I'm having trouble understanding Kansas Lava's behaviour when an RTL
block contains multiple assignments to the same register. Here's version number 1:
foo :: (Clock c) => Signal clk Bool
foo = runRTL $ do
r <- newReg True
r := low
return $ var r
This behaves as I expected it:
*Main> takeS 10 foo :: Seq Bool
low | low | low | low | low | low | low | low | low | low | ? .
The generated VHDL
is:
architecture str of assignments is
signal sig_2_o0 : std_logic;
begin
sig_2_o0 <= '0';
OUTPUT <= sig_2_o0;
end architecture str;
However, I hoped this other version would also work:
foo = runRTL $ do
r <- newReg True
r := low
r := high
return $ var r
But it doesn't, and the second assignment isn't taken into account:
*Main> takeS 10 foo :: Seq Bool
low | low | low | low | low | low | low | low | low | low | ? .

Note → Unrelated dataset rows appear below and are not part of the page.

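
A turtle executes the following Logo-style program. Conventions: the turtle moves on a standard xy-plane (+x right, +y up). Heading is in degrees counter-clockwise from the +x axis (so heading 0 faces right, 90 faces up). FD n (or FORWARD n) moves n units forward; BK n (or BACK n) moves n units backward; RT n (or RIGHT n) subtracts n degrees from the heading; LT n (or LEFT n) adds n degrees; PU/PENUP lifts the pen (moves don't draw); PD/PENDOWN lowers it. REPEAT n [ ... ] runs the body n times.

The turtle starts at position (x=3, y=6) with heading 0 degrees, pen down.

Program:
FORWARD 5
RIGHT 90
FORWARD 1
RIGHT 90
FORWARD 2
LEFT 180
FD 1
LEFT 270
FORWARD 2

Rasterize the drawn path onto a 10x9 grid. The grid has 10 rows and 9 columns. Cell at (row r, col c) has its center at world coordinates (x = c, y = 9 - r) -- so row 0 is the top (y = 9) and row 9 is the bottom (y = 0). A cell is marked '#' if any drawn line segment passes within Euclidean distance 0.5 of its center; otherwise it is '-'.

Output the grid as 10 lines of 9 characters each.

Answer: ---------
---------
---------
---######
------###
-------#-
-------#-
---------
---------
---------

Derivation:
Segment 0: (3,6) -> (8,6)
Segment 1: (8,6) -> (8,5)
Segment 2: (8,5) -> (6,5)
Segment 3: (6,5) -> (7,5)
Segment 4: (7,5) -> (7,3)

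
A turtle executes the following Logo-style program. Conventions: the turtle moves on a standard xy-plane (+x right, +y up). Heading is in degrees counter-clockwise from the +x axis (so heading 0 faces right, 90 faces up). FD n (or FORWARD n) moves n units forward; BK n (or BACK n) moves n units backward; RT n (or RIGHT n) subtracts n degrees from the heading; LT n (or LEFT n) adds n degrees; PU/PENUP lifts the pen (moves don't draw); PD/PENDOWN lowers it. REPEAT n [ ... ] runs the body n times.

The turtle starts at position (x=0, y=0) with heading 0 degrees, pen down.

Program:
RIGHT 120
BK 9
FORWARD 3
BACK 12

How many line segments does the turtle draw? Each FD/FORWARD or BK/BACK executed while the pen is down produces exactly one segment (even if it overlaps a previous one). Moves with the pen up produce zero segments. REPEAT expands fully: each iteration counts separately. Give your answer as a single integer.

Answer: 3

Derivation:
Executing turtle program step by step:
Start: pos=(0,0), heading=0, pen down
RT 120: heading 0 -> 240
BK 9: (0,0) -> (4.5,7.794) [heading=240, draw]
FD 3: (4.5,7.794) -> (3,5.196) [heading=240, draw]
BK 12: (3,5.196) -> (9,15.588) [heading=240, draw]
Final: pos=(9,15.588), heading=240, 3 segment(s) drawn
Segments drawn: 3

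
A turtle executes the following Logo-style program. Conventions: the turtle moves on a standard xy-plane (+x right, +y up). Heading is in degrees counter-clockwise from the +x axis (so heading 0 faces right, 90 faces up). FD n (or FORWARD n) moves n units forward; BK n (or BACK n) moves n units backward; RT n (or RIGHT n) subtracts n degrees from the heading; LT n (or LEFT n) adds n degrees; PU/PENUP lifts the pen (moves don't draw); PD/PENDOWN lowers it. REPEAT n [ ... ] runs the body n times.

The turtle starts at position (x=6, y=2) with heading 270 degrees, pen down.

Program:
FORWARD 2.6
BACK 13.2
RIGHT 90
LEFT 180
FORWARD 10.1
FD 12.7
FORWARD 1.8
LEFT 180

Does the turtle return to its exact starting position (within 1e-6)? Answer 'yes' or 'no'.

Executing turtle program step by step:
Start: pos=(6,2), heading=270, pen down
FD 2.6: (6,2) -> (6,-0.6) [heading=270, draw]
BK 13.2: (6,-0.6) -> (6,12.6) [heading=270, draw]
RT 90: heading 270 -> 180
LT 180: heading 180 -> 0
FD 10.1: (6,12.6) -> (16.1,12.6) [heading=0, draw]
FD 12.7: (16.1,12.6) -> (28.8,12.6) [heading=0, draw]
FD 1.8: (28.8,12.6) -> (30.6,12.6) [heading=0, draw]
LT 180: heading 0 -> 180
Final: pos=(30.6,12.6), heading=180, 5 segment(s) drawn

Start position: (6, 2)
Final position: (30.6, 12.6)
Distance = 26.787; >= 1e-6 -> NOT closed

Answer: no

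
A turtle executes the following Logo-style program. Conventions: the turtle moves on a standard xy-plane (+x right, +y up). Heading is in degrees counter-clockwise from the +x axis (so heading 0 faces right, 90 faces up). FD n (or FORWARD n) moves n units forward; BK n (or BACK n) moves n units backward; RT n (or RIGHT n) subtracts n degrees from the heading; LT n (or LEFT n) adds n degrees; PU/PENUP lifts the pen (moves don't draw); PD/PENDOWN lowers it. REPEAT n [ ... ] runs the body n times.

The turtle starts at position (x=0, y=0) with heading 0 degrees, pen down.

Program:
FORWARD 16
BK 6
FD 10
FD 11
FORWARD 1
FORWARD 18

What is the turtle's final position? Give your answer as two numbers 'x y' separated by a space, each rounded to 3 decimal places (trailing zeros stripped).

Executing turtle program step by step:
Start: pos=(0,0), heading=0, pen down
FD 16: (0,0) -> (16,0) [heading=0, draw]
BK 6: (16,0) -> (10,0) [heading=0, draw]
FD 10: (10,0) -> (20,0) [heading=0, draw]
FD 11: (20,0) -> (31,0) [heading=0, draw]
FD 1: (31,0) -> (32,0) [heading=0, draw]
FD 18: (32,0) -> (50,0) [heading=0, draw]
Final: pos=(50,0), heading=0, 6 segment(s) drawn

Answer: 50 0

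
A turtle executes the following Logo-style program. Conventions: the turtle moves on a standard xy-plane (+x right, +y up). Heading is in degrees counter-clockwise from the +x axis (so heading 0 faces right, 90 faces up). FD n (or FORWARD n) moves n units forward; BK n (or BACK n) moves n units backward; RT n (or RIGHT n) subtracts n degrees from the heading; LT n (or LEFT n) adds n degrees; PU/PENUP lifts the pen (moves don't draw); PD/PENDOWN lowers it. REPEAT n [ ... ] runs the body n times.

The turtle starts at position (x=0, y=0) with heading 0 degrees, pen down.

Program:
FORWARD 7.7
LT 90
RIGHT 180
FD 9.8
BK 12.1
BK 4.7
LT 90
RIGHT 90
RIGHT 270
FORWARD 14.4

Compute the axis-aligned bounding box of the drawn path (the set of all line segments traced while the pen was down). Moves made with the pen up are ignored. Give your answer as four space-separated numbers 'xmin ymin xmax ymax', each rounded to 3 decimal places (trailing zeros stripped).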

The reason I'm confused is because reg
and var
are defined in terms of a full clock cycle, so it's not like I could do impossible-to-synthesize things like branch based on r
and then reassign a new value to it. So why doesn't this second form work?
It's not just a simulation issue either: the generated VHDL
for the second version clearly shows that the second assignment is thrown away at generation time:
architecture str of assignments2 is
signal sig_2_o0 : std_logic;
begin
sig_2_o0 <= '0';
OUTPUT <= sig_2_o0;
end architecture str;
So basically, I would have expected the output to be more like
architecture str of assignments2 is
signal sig_2_o0 : std_logic;
begin
sig_2_o0 <= '0';
sig_2_o0 <= '1';
OUTPUT <= sig_2_o0;
end architecture str;
but I'm not sure what that would/should mean in VHDL.